Restano però dei dubbi sul contributo occidentale alla riuscita dell’attacco. È probabile che le Forze ucraine abbiano fornito l’intelligence necessaria per colpire le due basi russe, ma il sistema impiegato era già presente nell’arsenale di Kiev prima dello scoppio della guerra. Un Tu-143 - simile al Tu-141 - era stato abbattuto già abbattuto nel 2014 nell’est del paese dalle forze filo-russe del Donbass, mentre un altro Tu-141 caricato sempre con una testata esplosiva era finito per errore in Croazia a marzo di quest’anno. Il drone è quindi riuscito a volare per circa mille chilometri prima che la sua autonomia si esaurisse, il che dimostra che il sistema è effettivamente in grado di coprire la distanza che separa il territorio ucraino dalle basi russe di Engels e di e Rayzan, potendo arrivare anche a colpire la stessa Mosca.

L’impiego dei droni di fabbricazione sovietica e il successo degli attacchi di lunedì dimostra che l’Ucraina è già in possesso degli strumenti per colpire in profondità la Russia pur non avendo ancora ricevuto dall’Occidente missili a lunga gittata come richiesto da tempo. I paesi che sostengono Kiev temono che attacchi contro la Russia condotti con sistemi da loro forniti alle Forze ucraine possano far allargare il conflitto, coinvolgendo definitivamente anche la Nato. Da qui la scelta degli Usa di modificare segretamente gli Himars consegnati a Kiev e dotati originariamente di una gittata compresa tra 70 e 300 chilometri, secondo quanto riportato dal Wall Street Journal. Per gli stessi motivi, d’altronde, gli Stati Uniti si rifiutano di inviare in Ucraina sia i missili Atms (Army Tactical Missile System) con una gittata di oltre 299 chilometri, sia i droni Gray Eagle MQ-1C.
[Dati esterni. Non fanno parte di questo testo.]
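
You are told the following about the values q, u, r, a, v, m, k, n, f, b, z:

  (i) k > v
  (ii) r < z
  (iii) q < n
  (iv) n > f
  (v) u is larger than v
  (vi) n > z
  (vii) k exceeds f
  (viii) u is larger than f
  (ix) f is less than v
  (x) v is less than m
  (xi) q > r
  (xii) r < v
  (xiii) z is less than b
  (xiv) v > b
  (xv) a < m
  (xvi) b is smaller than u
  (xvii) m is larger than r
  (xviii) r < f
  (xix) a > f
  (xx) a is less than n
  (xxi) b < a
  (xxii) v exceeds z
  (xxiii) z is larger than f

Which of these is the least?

q is not least since r < q; f is not least since r < f; z is not least since r < z; b is not least since z < b; v is not least since r < v; a is not least since b < a; n is not least since z < n; u is not least since f < u; m is not least since v < m; k is not least since v < k.
Only r has nothing below it, so r is the least.

r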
In attesa di un cambio di posizione occidentale, se mai ci sarà, l’Ucraina non è rimasta ad aspettare. Se da una parte gli ingegneri ucraini sono riusciti ad armare il Tu-141, dall’altra il conglomerato statale delle industrie della Difesa Ukroboronprom ha da poco annunciato il successo dei test dei suoi nuovi droni kamikaze. Questi sistemi, secondo fonti ucraine, hanno una gittata di mille chilometri e possono trasportare una testata esplosiva di 75 chili, superiore anche a quella degli Sahed-136 di fabbricazione iraniana. Il loro impiego permetterebbe alle Forze ucraine di condurre attacchi di profondità sul territorio russo, soprattutto se il sistema dovesse essere realmente dotato di tecnologia anti-guerra elettronica all’avanguardia. Una tecnologia sulla cui provenienza sorgono però delle domande.